A result of our participation in the competition launched by Immochan for the contract to restructure the Villebon 2 shopping centre, the project is informed by a singular architectural idea, designed “to create a place, a landscape, and a destination in the territory”. This end is achieved by focusing on the site’s remaining natural traces with a view to developing an artificial tableau designed to create a link between constructed masses, and elaborating a backdrop – a combination of the mineral and the vegetal, a theatre of frames and reflections, a sensitive volumetric composition – onto which the spectator’s gaze is channeled. The challenge was to transform a non-place into a place, to isolate and then express its genius loci. One of the most efficient ways of creating such a place is to focus on the car park which, here, set against a slope, is punctuated with islands of trees and bushes. On the facades, large metal structures foster the effect of a planted hillside; indeed, the various levels are not superimposed but, instead, staggered, providing natural slopes that help to create a landscape. In certain places, large frames present the landscape as observed from the car park, or reversely can be seen as pictures by visitors passing by.

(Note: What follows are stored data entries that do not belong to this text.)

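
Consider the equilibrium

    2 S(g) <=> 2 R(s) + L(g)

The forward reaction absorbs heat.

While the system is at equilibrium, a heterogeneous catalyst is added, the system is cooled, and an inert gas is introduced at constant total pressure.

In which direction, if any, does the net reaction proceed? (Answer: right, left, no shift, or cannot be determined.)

A catalyst speeds both forward and reverse rates equally; it changes neither Q nor K — no shift from this change.
The forward reaction is endothermic. Lowering T favours the exothermic direction — shift to the left.
Adding inert gas at constant total pressure expands the volume and lowers every reacting partial pressure. With Δn_gas = 1 − 2 = -1, Q moves away from K toward the side with fewer gas moles, so the system shifts toward the side with more gas moles — to the left.
Only the nonzero effect(s) matter; the net shift is to the left.

left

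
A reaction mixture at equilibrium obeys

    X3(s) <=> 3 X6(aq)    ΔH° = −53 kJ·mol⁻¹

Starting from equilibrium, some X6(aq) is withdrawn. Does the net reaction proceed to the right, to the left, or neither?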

The entire Villebon project can be explained by a single, key term, namely “interweaving”. The metaphor developed here is based on the art of cabinetwork. To manufacture jewel boxes and dressing tables, artisans work on a succession of either partially or totally interwoven drawers and boxes until they produce a dismountable object; we used this approach to create a sort of surprise building that, as it is opened, reveals new secrets as much as it hides them…

This is the Villebon project, a box of secrets, a sort of Russian doll that plays on the relationship between the inside and the outside. The same is true of the interior design, inspired by a “boudoir” – style architecture based on colours and materials characteristic of opulent 18th century bedrooms: pink, coral, varnished wood, and upholstered, padded fabrics.